Gelesis launches anti-obesity pill

April 22, 2010 by MassDevice staff

Boston-based Gelesis Inc. presents initial clinical data on its anti-obesity pill, which uses a super-absorbent hydrogel to induce feelings of satiety.

Gelesis logo

Curbing obesity may be as simple as popping a pill before meals.

A new capsule called Attiva does just that — expanding in the stomach to significantly reduce hunger between meals and make people feel fuller, according to the results of a clinical trial released by Boston-based Gelesis Inc.

The capsule contains a super-absorbent hydrogel comprised of food components. It's an alternative to potentially risky gastric bypass surgery. Obesity affects nearly 34 percent of American adults, according to a recent study published in the Journal of the America Medical Assn.

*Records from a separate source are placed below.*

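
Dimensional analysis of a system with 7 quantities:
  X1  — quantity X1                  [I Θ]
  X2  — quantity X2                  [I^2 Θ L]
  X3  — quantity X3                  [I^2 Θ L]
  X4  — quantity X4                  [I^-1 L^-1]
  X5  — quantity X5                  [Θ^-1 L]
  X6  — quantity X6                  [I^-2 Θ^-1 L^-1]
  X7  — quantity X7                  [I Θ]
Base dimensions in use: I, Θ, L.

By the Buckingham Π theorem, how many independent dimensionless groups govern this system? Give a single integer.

Dimensional matrix (I×Θ×L by X1×X2×X3×X4×X5×X6×X7):
  I: [ 1  2  2 -1  0 -2  1]
  Θ: [ 1  1  1  0 -1 -1  1]
  L: [ 0  1  1 -1  1 -1  0]
Row reduction gives pivot columns X1,X2; rank = 2
7 vars − rank 2 = 5 Π groups

5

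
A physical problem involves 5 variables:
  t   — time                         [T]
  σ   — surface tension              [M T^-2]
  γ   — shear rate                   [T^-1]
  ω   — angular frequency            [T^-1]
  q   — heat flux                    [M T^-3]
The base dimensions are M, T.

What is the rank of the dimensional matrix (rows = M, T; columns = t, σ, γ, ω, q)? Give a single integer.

Exponent matrix [M,T] × [t,σ,γ,ω,q]:
  M: [ 0  1  0  0  1]
  T: [ 1 -2 -1 -1 -3]
RREF → pivots at {t,σ} ⇒ r = 2

2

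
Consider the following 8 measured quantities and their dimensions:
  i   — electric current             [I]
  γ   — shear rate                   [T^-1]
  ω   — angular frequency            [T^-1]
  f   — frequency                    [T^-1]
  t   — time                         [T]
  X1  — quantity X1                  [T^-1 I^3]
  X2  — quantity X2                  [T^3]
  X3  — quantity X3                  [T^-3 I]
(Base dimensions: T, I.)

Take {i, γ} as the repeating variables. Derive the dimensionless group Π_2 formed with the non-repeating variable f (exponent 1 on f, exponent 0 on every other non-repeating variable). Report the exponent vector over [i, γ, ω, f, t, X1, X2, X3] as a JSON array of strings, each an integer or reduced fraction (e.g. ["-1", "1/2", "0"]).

["0", "-1", "0", "1", "0", "0", "0", "0"]

Exponent matrix [T,I] × [i,γ,ω,f,t,X1,X2,X3]:
  T: [ 0 -1 -1 -1  1 -1  3 -3]
  I: [ 1  0  0  0  0  3  0  1]
Row reduction gives pivot columns i,γ; rank = 2
Pivot set = {i,γ}, free = {ω,f,t,X1,X2,X3}
RREF:
  r0: [   1    0    0    0    0    3    0    1]
  r1: [   0    1    1    1   -1    1   -3    3]
Fix exponent of f at 1, ω at 0, t at 0, X1 at 0, X2 at 0, X3 at 0; solve each RREF row for its pivot's exponent:
  r0: exp(i) + (0)·1 = 0 ⇒ exp(i) = 0
  r1: exp(γ) + (1)·1 = 0 ⇒ exp(γ) = -1
Π_2 = γ^-1 · f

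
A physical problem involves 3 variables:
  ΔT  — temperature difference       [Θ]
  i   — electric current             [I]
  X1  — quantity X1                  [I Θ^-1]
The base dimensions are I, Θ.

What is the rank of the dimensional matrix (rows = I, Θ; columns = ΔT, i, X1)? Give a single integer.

2

Exponent matrix [I,Θ] × [ΔT,i,X1]:
  I: [ 0  1  1]
  Θ: [ 1  0 -1]
RREF → pivots at {ΔT,i} ⇒ r = 2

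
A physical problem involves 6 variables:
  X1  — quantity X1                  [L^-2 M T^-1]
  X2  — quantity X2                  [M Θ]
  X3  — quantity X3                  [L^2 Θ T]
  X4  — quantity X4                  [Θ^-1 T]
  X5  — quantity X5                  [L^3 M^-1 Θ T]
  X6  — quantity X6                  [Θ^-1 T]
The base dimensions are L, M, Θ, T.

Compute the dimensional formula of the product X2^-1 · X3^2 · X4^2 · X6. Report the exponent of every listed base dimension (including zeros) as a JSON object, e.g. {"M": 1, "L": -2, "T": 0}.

{"L": 4, "M": -1, "Θ": -2, "T": 5}

Dimensional matrix (L×M×Θ×T by X1×X2×X3×X4×X5×X6):
  L: [-2  0  2  0  3  0]
  M: [ 1  1  0  0 -1  0]
  Θ: [ 0  1  1 -1  1 -1]
  T: [-1  0  1  1  1  1]
  [L]: (-1)·0+(2)·2+(2)·0+(1)·0 = 4
  [M]: (-1)·1+(2)·0+(2)·0+(1)·0 = -1
  [Θ]: (-1)·1+(2)·1+(2)·-1+(1)·-1 = -2
  [T]: (-1)·0+(2)·1+(2)·1+(1)·1 = 5
⇒ L^4 M^-1 Θ^-2 T^5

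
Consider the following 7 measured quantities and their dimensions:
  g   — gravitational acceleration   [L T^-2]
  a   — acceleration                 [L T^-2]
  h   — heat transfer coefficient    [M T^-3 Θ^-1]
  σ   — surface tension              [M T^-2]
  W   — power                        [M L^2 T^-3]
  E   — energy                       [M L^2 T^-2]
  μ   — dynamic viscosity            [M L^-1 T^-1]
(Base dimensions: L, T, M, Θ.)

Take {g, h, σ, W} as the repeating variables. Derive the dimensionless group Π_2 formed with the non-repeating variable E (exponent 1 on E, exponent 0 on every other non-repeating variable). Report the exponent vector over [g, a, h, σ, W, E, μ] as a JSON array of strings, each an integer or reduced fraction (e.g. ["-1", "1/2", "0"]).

["2/3", "0", "0", "1/3", "-4/3", "1", "0"]

Dimensional matrix (L×T×M×Θ by g×a×h×σ×W×E×μ):
  L: [ 1  1  0  0  2  2 -1]
  T: [-2 -2 -3 -2 -3 -2 -1]
  M: [ 0  0  1  1  1  1  1]
  Θ: [ 0  0 -1  0  0  0  0]
Row reduction gives pivot columns g,h,σ,W; rank = 4
Repeat: g,h,σ,W; free: a,E,μ
RREF:
  r0: [   1    1    0    0    0 -2/3 -1/3]
  r1: [   0    0    1    0    0    0    0]
  r2: [   0    0    0    1    0 -1/3  4/3]
  r3: [   0    0    0    0    1  4/3 -1/3]
Fix exponent of E at 1, a at 0, μ at 0; solve each RREF row for its pivot's exponent:
  r0: exp(g) + (-2/3)·1 = 0 ⇒ exp(g) = 2/3
  r1: exp(h) + (0)·1 = 0 ⇒ exp(h) = 0
  r2: exp(σ) + (-1/3)·1 = 0 ⇒ exp(σ) = 1/3
  r3: exp(W) + (4/3)·1 = 0 ⇒ exp(W) = -4/3
Π_2 = g^(2/3) · σ^(1/3) · W^(-4/3) · E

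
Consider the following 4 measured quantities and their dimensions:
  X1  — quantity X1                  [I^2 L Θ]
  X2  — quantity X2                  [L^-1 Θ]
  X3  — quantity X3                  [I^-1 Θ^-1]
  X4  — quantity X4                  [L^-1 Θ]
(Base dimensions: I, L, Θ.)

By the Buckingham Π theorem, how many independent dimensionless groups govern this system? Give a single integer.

Dimensional matrix (I×L×Θ by X1×X2×X3×X4):
  I: [ 2  0 -1  0]
  L: [ 1 -1  0 -1]
  Θ: [ 1  1 -1  1]
RREF → pivots at {X1,X2} ⇒ r = 2
4 vars − rank 2 = 2 Π groups

2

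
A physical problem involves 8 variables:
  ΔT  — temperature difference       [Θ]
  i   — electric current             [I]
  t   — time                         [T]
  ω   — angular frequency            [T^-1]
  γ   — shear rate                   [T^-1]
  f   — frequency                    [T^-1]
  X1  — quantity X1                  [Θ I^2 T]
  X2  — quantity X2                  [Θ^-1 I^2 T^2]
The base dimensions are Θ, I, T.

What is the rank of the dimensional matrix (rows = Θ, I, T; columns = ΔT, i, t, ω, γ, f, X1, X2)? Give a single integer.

3

Dimensional matrix (Θ×I×T by ΔT×i×t×ω×γ×f×X1×X2):
  Θ: [ 1  0  0  0  0  0  1 -1]
  I: [ 0  1  0  0  0  0  2  2]
  T: [ 0  0  1 -1 -1 -1  1  2]
Echelon form has 3 nonzero rows (pivots: ΔT,i,t)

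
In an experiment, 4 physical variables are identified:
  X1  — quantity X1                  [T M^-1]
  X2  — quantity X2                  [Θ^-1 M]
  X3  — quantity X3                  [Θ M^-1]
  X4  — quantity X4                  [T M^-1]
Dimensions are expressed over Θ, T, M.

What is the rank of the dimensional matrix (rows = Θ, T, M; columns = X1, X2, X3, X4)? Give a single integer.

2

Dimensional matrix (Θ×T×M by X1×X2×X3×X4):
  Θ: [ 0 -1  1  0]
  T: [ 1  0  0  1]
  M: [-1  1 -1 -1]
Row reduction gives pivot columns X1,X2; rank = 2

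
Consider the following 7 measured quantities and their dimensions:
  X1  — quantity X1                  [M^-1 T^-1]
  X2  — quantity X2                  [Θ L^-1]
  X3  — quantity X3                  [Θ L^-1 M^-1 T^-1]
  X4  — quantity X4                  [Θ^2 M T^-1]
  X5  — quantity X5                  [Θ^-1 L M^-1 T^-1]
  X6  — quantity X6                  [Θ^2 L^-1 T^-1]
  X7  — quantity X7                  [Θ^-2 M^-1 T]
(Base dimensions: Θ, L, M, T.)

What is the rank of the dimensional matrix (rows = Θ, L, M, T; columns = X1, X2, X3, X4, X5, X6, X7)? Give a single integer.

3

Write exponents as rows Θ,L,M,T / cols X1,X2,X3,X4,X5,X6,X7:
  Θ: [ 0  1  1  2 -1  2 -2]
  L: [ 0 -1 -1  0  1 -1  0]
  M: [-1  0 -1  1 -1  0 -1]
  T: [-1  0 -1 -1 -1 -1  1]
Row reduction gives pivot columns X1,X2,X4; rank = 3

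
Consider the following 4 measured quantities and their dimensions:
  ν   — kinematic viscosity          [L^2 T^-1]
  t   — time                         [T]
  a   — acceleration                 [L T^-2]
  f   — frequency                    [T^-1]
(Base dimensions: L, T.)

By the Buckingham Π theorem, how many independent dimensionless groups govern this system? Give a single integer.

2

Dimensional matrix (L×T by ν×t×a×f):
  L: [ 2  0  1  0]
  T: [-1  1 -2 -1]
Row reduction gives pivot columns ν,t; rank = 2
4 vars − rank 2 = 2 Π groups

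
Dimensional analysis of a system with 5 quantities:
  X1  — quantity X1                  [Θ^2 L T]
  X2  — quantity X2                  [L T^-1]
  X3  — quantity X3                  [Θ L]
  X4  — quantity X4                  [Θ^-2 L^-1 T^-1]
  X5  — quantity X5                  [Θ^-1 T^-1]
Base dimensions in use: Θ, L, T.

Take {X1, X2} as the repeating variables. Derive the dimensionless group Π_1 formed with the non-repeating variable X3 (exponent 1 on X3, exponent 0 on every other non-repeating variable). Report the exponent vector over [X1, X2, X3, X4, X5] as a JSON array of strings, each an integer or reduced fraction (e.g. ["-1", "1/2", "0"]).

Dimensional matrix (Θ×L×T by X1×X2×X3×X4×X5):
  Θ: [ 2  0  1 -2 -1]
  L: [ 1  1  1 -1  0]
  T: [ 1 -1  0 -1 -1]
Row reduction gives pivot columns X1,X2; rank = 2
Pivot set = {X1,X2}, free = {X3,X4,X5}
RREF:
  r0: [   1    0  1/2   -1 -1/2]
  r1: [   0    1  1/2    0  1/2]
  r2: [   0    0    0    0    0]
Fix exponent of X3 at 1, X4 at 0, X5 at 0; solve each RREF row for its pivot's exponent:
  r0: exp(X1) + (1/2)·1 = 0 ⇒ exp(X1) = -1/2
  r1: exp(X2) + (1/2)·1 = 0 ⇒ exp(X2) = -1/2
Π_1 = X1^(-1/2) · X2^(-1/2) · X3

["-1/2", "-1/2", "1", "0", "0"]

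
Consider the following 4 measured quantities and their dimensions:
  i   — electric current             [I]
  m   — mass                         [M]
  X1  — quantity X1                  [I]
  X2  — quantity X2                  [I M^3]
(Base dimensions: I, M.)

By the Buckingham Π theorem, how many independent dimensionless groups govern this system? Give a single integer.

2

Dimensional matrix (I×M by i×m×X1×X2):
  I: [ 1  0  1  1]
  M: [ 0  1  0  3]
RREF → pivots at {i,m} ⇒ r = 2
4 vars − rank 2 = 2 Π groups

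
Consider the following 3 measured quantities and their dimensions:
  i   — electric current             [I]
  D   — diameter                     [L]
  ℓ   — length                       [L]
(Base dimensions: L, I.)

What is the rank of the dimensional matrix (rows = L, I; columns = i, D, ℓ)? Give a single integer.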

The capsule, classified as a medical device because it isn’t absorbed into the bloodstream like a drug, is swallowed with water. As it breaks down in the stomach, tiny hydrogel particles (about the size of a grain of salt) expand hundreds of times, creating less room for food. The enlarged particles, mixing with other food particles, swell against the stomach walls, signaling to the brain that the person is full. Afterwards, the particles — which have the same elasticity and viscosity as foods — disintegrate in the colon and pass naturally. You can see an animated demonstration of the process on the Gelesis website.

"For the first time a group was able to overcome the enormous technical hurdles in creating a super-absorbent polymer made entirely out of food," MIT Institute Professor Robert Langer said in prepared remarks. "This opens the door for entirely new uses of polymers in medicine and offers hope in treating obesity, which has become a serious health issue."